While Jude was taking in the implications of this, the chef changed tack. ‘How long have you known Suzy?’

‘Goodness . . . Thirty years? Nearly forty now, I suppose.’

‘And did you know her through media connections?’

‘It’s so long ago that in those days the word “media” was hardly invented. But, yes, I suppose I met Suzy through the fashion world.’

‘Did you work in television too?’

‘A bit.’

‘And are you still in touch with people from those times?’

‘A few, yes. Friends like Suzy. Some others—’

‘Because what I really wanted to ask you, Jude, was—’

But Max Townley never got to his question, because the door banged open to readmit a heavily sighing Kerry, suffering the unjust imposition of having to fetch more side plates.

As Suzy had anticipated, for drinks before dinner most of the Pillars of Sussex favoured pints of beer. At least, maybe some of them would have preferred something else, but drinking pints of beer before dinner was a necessary component of their masculine ritual.

So Suzy was kept busy behind the counter, pulling pints, and Jude was kept busy handing them round and taking orders, a system that avoided a crush at the small bar. Dinner was scheduled to start at eight, and at ten past Suzy asked Jude to warn Max she was about to usher the Pillars through to the dining room.

In the kitchen, Max and the spotty youth who gloried in the title of sous-chef were rushing around in a panic of preparation, while Kerry sat at the table pontificating on the merits of the current Top Twenty. In front of her, there was an open bottle of wine the chef had been using for cooking. As Jude came in, Kerry pushed it away, as though she hadn’t just been taking a surreptitious sip.

‘Are you set, Max? Suzy wants to send them through.’

‘Bloody hell! Why doesn’t she ever give me enough notice?’

‘The dinner was meant to be at eight.’

‘Yes, but . . . Kerry, have you put all the bloody starters out?’

‘I will,’ replied the girl, once again put-upon.

‘They should already be bloody there!’

‘I’ll help,’ said Jude, and passed Kerry a tray of stuffed field mushrooms from one of the heated cupboards.

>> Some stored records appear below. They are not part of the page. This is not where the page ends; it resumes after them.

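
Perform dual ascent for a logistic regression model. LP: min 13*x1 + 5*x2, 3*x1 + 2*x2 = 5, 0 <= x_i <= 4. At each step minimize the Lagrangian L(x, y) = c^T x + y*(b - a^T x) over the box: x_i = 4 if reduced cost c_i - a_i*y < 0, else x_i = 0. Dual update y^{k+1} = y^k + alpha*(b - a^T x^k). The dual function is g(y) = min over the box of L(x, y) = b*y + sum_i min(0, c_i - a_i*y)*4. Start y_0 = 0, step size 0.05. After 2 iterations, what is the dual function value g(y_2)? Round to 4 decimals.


Dual ascent for LP: min 13*x1 + 5*x2, 3*x1 + 2*x2 = 5, 0 <= x_i <= 4
Step 1: y^k = 0.0, reduced costs: (13.0, 5.0)
  x^k = (0.0, 0.0), subgradient = b - a^T x = 5.0
  y^{k+1} = 0.0 + 0.05*5.0 = 0.25
Step 2: y^k = 0.25, reduced costs: (12.25, 4.5)
  x^k = (0.0, 0.0), subgradient = b - a^T x = 5.0
  y^{k+1} = 0.25 + 0.05*5.0 = 0.5
Dual objective at y_2 = 0.5: reduced costs (11.5, 4.0), box minimizer x = (0.0, 0.0)
g(y_2) = b*y + (c1 - a1*y)*x1 + (c2 - a2*y)*x2 = 5*0.5 + 11.5*0.0 + 4.0*0.0 = 2.5 + 0.0 + 0.0 = 2.5


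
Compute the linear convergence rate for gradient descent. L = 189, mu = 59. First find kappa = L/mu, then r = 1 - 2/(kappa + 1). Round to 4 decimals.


Step 1: Compute the condition number.
kappa = L/mu = 189/59 = 3.2034
Step 2: Compute the convergence rate.
r = 1 - 2/(kappa + 1) = 1 - 2*mu/(L + mu) = (L - mu)/(L + mu) = 130/248 = 0.5242


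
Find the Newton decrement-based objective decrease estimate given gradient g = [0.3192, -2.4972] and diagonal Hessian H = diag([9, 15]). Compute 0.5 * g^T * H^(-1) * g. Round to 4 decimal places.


Step 1: H is diagonal, so H^(-1) * g = [0.0355, -0.1665].
Step 2: g^T H^(-1) g = sum_i g_i^2 / H_ii
  = (0.3192)^2/9 + (-2.4972)^2/15
  = 0.0113 + 0.4157 = 0.4271
Step 3: Objective decrease = 0.5 * g^T H^(-1) g = 0.2135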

Kerry rose complaining from her seat, but at that moment the door from the hall opened and she lost all interest in the dinner. ‘Hello, Geoff. Is Dad here?’ she asked excitedly.

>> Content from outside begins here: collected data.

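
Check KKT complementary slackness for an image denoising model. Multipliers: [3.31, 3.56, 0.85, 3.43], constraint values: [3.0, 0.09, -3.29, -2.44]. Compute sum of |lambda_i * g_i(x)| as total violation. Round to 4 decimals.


KKT complementary slackness check:
lambda_1 * g_1 = 3.31 * 3.0 = 9.93
lambda_2 * g_2 = 3.56 * 0.09 = 0.3204
lambda_3 * g_3 = 0.85 * -3.29 = -2.7965
lambda_4 * g_4 = 3.43 * -2.44 = -8.3692
Total violation = 9.93 + 0.3204 + 2.7965 + 8.3692 = 21.4161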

The man who had entered without knocking did not wear a uniform, but his dark suit instantly spoke the word ‘chauffeur’. He was short, thick-set and balding; his features sagged, as though they had melted in excessive heat.

Kerry’s manner towards him was one of indifferent acceptance, treating him like some kind of fixture or fitting.

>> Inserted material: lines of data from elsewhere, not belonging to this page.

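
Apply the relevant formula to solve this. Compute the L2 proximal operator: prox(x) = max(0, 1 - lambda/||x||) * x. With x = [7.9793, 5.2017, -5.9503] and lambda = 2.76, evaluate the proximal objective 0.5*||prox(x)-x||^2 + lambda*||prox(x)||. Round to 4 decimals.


Step 1: Compute ||x||.
||x|| = 11.2309
Step 2: Compute scaling factor.
scale = max(0, 1 - 2.76/11.2309) = 0.7542
Step 3: prox(x) = [6.0184, 3.9234, -4.488]
||prox(x)|| = 8.4709
Step 4: Proximal objective.
0.5*||prox-x||^2 = 3.8088
lambda*||prox|| = 23.3797
Total = 27.1885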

‘Your Dad’s just freshening up in his room. I’m wondering where I’m going for the night.’ He nodded at Max Townley. ‘I’m Geoff, Bob Hartson’s driver.’

‘And what do you think you’re doing, just walking into my kitchen?’

‘It’s where the chauffeur always goes, in the kitchen,’ the driver replied evenly. ‘It’s his proper place. While the boss eats the posh grub in the dining room.’

‘Oh, shit!’ said the chef gracelessly. ‘I’m not meant to be feeding you too tonight, am I?’

‘No, I don’t want your ponced-up nosh. I’ll go down the pub and get something with chips. Then I’ll come back and play on my Gameboy, so if anyone can show me which room I’m in, I’ll be fine.’

‘Be in the stable block,’ said Kerry. ‘I’ll show you.’

‘Bloody stable block?’ the driver objected. ‘What’s this? Staff quarters? I thought if I got to stay in this poncy gaffe, at least I’d get a decent room.’

‘That’s where Suzy’s put you, Geoff. I suppose I could have a word and see if there’s a room in the hotel where—’

‘No,’ Jude interposed firmly. ‘Suzy’s got quite enough on her plate. If that’s the room she’s allocated, then you’d better stick with it.’

The driver shrugged, unworried. His protest had only been for form’s sake. Always worth trying, like asking for an upgrade on an aeroplane. Sometimes it actually worked.

Kerry took him out through the back door to the stable block.

At that moment, Suzy came in from the dining room. ‘OK. We’re off!’